Khulile Mazimba, an Activator based in the Eastern Cape, said “As a social entrepreneur based in rural areas, my impediment is connectivity. We note and appreciate the efforts of our government in connecting the unconnected but the process seems to be moving slowly. Bridging the digital divide should be a priority of our government, we can’t go digital if we remain disconnected to the world. Our businesses have suffered severely during this period of lockdown as we can’t even do business online”.

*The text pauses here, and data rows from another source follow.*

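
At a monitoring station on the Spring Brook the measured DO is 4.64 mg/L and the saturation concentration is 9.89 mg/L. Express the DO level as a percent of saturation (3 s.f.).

46.9 % saturation

% saturation = C/C_s × 100 = 4.64/9.89 × 100 = 46.9 %.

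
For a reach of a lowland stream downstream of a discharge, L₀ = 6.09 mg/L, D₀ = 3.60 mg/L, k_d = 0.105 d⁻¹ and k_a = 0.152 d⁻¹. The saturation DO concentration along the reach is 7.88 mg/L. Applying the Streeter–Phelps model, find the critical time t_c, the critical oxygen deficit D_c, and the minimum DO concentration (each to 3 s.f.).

t_c ≈ 1.33 d; D_c ≈ 3.66 mg/L; min DO ≈ 4.22 mg/L

At the critical point dD/dt = 0, so k_d L₀ e^(−k_d t) = k_a D. Substituting D(t) from the Streeter–Phelps equation and solving for t gives
t_c = ln[(k_a/k_d)(1 − D₀(k_a−k_d)/(k_d L₀))] / (k_a−k_d).
Here k_a−k_d = 0.04700 d⁻¹ and 1 − D₀(k_a−k_d)/(k_d L₀) = 1 − 3.60×0.04700/(0.105×6.09) = 0.7354, so
t_c = ln(1.448 × 0.7354) / 0.04700 = 0.06258 / 0.04700 = 1.331 d.
D_c = (k_d/k_a) L₀ e^(−k_d t_c) = (0.105/0.152) × 6.09 × e^(−0.105×1.331) = 0.6908 × 6.09 × 0.8695 = 3.658 mg/L.
Minimum DO = C_s − D_c = 7.88 − 3.658 = 4.222 mg/L.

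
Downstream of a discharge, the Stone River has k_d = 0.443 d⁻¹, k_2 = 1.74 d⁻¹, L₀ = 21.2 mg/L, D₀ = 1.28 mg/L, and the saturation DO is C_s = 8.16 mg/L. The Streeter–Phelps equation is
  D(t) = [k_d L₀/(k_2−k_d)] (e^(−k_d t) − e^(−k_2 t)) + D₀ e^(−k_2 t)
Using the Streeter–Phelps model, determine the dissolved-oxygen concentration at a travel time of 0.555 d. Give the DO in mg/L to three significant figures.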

Nathacia Oliver, who is the coordinator of the Youth Economic Participation Sector at ACTIVATE! Change Drivers, an entrepreneur and an Activator based in Gauteng, has shared her views around digital transformation in the business sector. “Operating business online makes life easier, however it is expensive in terms of data. COVID-19 lockdown left us with no choice but to adapt to digital space in order to maintain our competitive edge,” she said. “Many people are still sceptical about buying and selling online but I don’t blame them, the security around ecommerce has been an issue, and not just in South Africa, but in the continent at large. It remains something we must all pay attention to”, added Nathacia.
Eastern Cape Activator, Vuyokazi Ntlebi said “I run fitness wellness training, COVID-19 lockdown has caused economical distress to my business. I can’t commence with training even under level 3 regulations. People pay only for services rendered, if there is no service, there is no payment. Yes, I thank smart -phones because I am able to communicate with my clients to check their psycho-social wellness and send them demos of exercise but I really can’t expect them to pay.”
This COVID-19 lockdown has tormented our societies and caused socio-economic distress. Entrepreneurs and start-ups are finding it hard to sustain their businesses during this time.